するとアリスは患者に向かって微笑みかけると優しく語りかけ始めた。
「大丈夫。落ち着いて。私がついてるわ」と言いながら頭を撫でる。
その姿に看護師は目を潤ませており、医師達も感動していた。
「では手術を開始します」と医者が宣言すると、アリスは患者に寄り添い励まし続けた。その姿はまるで天使のようであり、周囲からは歓声が上がるほどだった。
そして最後に「続いては……」と森下絵里香が言うとまたナレーションが流れた。
「ある時は女性コマンドー」ナレーションと共にエビカワの戦闘服姿が映る。
「さぁ、早く逃げて」と一般兵士たちに指示するが一向に逃げない。その様子を見てエビカワがため息を吐きながら言った。
「全く、仕方がないわね……私が敵を殲滅してやる」と言って敵陣へ突撃していく姿に観客は沸き立った。そして激しい銃撃戦の末、ついに敵を倒すことに成功したのだが、そこに敵の増援部隊が到着した。
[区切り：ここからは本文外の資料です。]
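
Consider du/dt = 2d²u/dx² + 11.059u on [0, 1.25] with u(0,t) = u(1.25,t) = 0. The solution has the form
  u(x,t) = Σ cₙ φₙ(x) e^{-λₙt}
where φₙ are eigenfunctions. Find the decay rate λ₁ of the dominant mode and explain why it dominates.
Eigenvalues: λₙ = 2n²π²/1.25² - 11.059.
First three modes:
  n=1: λ₁ = 2π²/1.25² - 11.059 ≈ 1.574
  n=2: λ₂ = 8π²/1.25² - 11.059 ≈ 39.473
  n=3: λ₃ = 18π²/1.25² - 11.059 ≈ 102.639
Since 2π²/1.25² ≈ 12.633 > 11.059, all λₙ > 0.
The n=1 mode decays slowest → dominates as t → ∞.
Asymptotic: u ~ c₁ sin(πx/1.25) e^{-λ₁t} with decay rate λ₁ ≈ 1.574.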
「もう駄目なのか……」と絶望的な状況の中、エビカワが再び立ち上がり言った。「まだよ!みんな頑張って」というと彼女もまた敵に向かって突っ込んでいった。
そして勝利を収めた。観客はスタンディングオベーションでその健闘ぶりを称える。
「いやー良かったですね!これなら視聴率も取れますよ!ヒミコ様!!」と絵里香が言うがヒミコは渋い顔のままだ。
「これが私のイメージなの?こんな事私にやらせやかったの?」と不機嫌顔だ。
だがアリスは反論する。
「そうですよ!この私がこの姿でやったんですよ!ヒミコ様がこれをやってこそヒミコ教は世界に浸透するんですよ!」
「そうだ、そうだ!こんな可愛い女性がヒミコ教を宣伝するんですよ!最高じゃないですか!」と周りの人たちも賛同する。
ヒミコは顔を真っ赤にしている。
「ある時は泳ぐマーメイド」ナレーションと共に今度は水着姿に着替えたエビカワが登場する。
フィットネスタイプの水着を着て縦横無尽に泳ぎ回る。当初はビキニタイプの予定で行く予定だったのだがヒミコの拒絶により変更が決まったのだ。
しかしフィットネスタイプでもかなり際どいラインのものなので水着自体はしっかり目のものを用意したのである。
「では潜ります」とスタッフが声を掛けるとエビカワはプールに飛び込んだ。水中から顔を出して「ぷはっ」と息を吸う。その表情はとても可愛らしかった。
その様子を見て観客は湧き上がる。そしてエビカワが水面から出てきて言った。
「皆さん、お待たせしました。私、〇〇番目の魚です。よろしくお願いします!」と挨拶をして、再び水に飛び込むと大きくジャンプする。その姿に観客は驚嘆の声を上げた。
「おおーすごいな!まるでイルカみたいだ」などと観客が盛り上がっている。しかしヒミコは呆然とした様子で見ていた。どうやら彼女には理解できなかったようだ。
そして最後はやはりというべきか。李玲玉の出番となったのだ。
「続いてはある時は妖艶なバニーガール」ナレーションが流れる。
今度は黒色のレオタードだ。お尻の部分はなぜか透けている。おまけに網タイツ、頭にはウサギの耳を模したアクセサリーをつけている。
その姿はまさにバニーガールと言わんばかりである。
李玲玉がセクシーなポーズを取り、ウインクをする。
そして最後に手を振ると大勢の観客から歓声が上がったのだ。
スタッフも皆、拍手喝采である。